Refractive Outcome After Corneal Lenticule Implantation Ex Vivo Non-Human Study.

PURPOSE: To evaluate changes in corneal refractive parameters after implantation of a stromal lenticule of different thickness. We assume that the refractive outcome depends on the optical power of the used lenticule. METHODS: We conducted an ex-vivo non-human study on 33 normotonic porcine eyeballs divided into two groups, for 4D and 8D human lenticule implantation. Corneal stromal lenticules were obtained as a by-product from a laser procedure ReLEx SMILE. We evaluated corneal refractive parameters measured on Oculus Pentacam© device before and immediately after the intrastromal lenticule implantation. RESULTS: There was no statistically significant difference in corneal refractive parameters between the eyeball groups before lenticule implantation. In both groups, the intrastromal implantation in the depth of 300um led to a significant increase of central corneal pachymetry and corneal anterior steepening. In the 4D group the average central corneal pachymetry increased from 903 ± 124.59 to 1230 ± 148.99 (p = 0.0022) and in 8D group from 733.35 ± 69.60 to 1109 ± 161.64 (p = 0.0008). Induced changes in other studied parameters were not statistically significant, Kmax changed from 45.57 ± 2.78 to 72.07 ± 16.83 (p = 0.0094) and Km front from 40.72 ± 1.60 to 48.87 ± 5.83 (p = 0.0037) in 4D group and in the 8D group average Kmax increased from 42.22 ± 1.54 to 62.95 ± 12.67 (p = 0.0001) and K2 front 40.46 ± 1.64 to 51.51 ± 9.63 (p = 0.0037).
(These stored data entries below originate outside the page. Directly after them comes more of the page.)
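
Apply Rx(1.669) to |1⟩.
-0.741i|0⟩ + 0.6715|1⟩

Rx(1.669) = [[cos(θ/2), −i·sin(θ/2)], [−i·sin(θ/2), cos(θ/2)]]; θ = 1.669, cos(θ/2) ≈ 0.671548, sin(θ/2) ≈ 0.740961.
With a = amp(|0⟩) = 0 and b = amp(|1⟩) = 1:
new amp(|0⟩) = (0.671548)·a + (-0.740961i)·b = -0.741i
new amp(|1⟩) = (-0.740961i)·a + (0.671548)·b = 0.6715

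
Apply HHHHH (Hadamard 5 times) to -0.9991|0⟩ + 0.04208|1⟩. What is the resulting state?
-0.6767|0⟩ - 0.7362|1⟩

H² = I, so H^5 = H: a single Hadamard. With (a, b) = (-0.9991, 0.04208), H gives ((a + b)/√2, (a − b)/√2) = (-0.6767, -0.7362).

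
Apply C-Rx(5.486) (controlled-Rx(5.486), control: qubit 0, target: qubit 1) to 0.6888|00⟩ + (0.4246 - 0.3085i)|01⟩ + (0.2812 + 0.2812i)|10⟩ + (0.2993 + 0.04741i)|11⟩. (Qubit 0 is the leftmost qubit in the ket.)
0.6888|00⟩ + (0.4246 - 0.3085i)|01⟩ + (-0.2408 - 0.3753i)|10⟩ + (-0.1667 - 0.1528i)|11⟩

C-Rx(5.486) leaves the control-|0⟩ kets |00⟩, |01⟩ unchanged and applies Rx(5.486) to qubit 1 on the control-|1⟩ pair (|10⟩, |11⟩).
Rx(5.486) = [[cos(θ/2), −i·sin(θ/2)], [−i·sin(θ/2), cos(θ/2)]]; θ = 5.486, cos(θ/2) ≈ -0.921608, sin(θ/2) ≈ 0.388122.
With a = amp(|10⟩) = (0.2812 + 0.2812i) and b = amp(|11⟩) = (0.2993 + 0.04741i):
new amp(|10⟩) = (-0.921608)·a + (-0.388122i)·b = (-0.2408 - 0.3753i)
new amp(|11⟩) = (-0.388122i)·a + (-0.921608)·b = (-0.1667 - 0.1528i)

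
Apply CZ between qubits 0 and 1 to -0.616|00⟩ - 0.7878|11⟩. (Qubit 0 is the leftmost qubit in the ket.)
-0.616|00⟩ + 0.7878|11⟩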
There were no significant differences in refractive changes between the 4D and 8D groups after lenticule implantation. CONCLUSION: Intrastromal corneal lenticule implantation induces changes in corneal refractive parameters. In both groups, the implantation induced a significant increase of an anterior corneal steepening without any significant influence on posterior corneal flattening. Corneal lenticule implantation did not lead to any significant change of corneal astigmatism. However, in order to have more precise data for future clinical applications we need to continue with the experiments and verify the results on human corneas.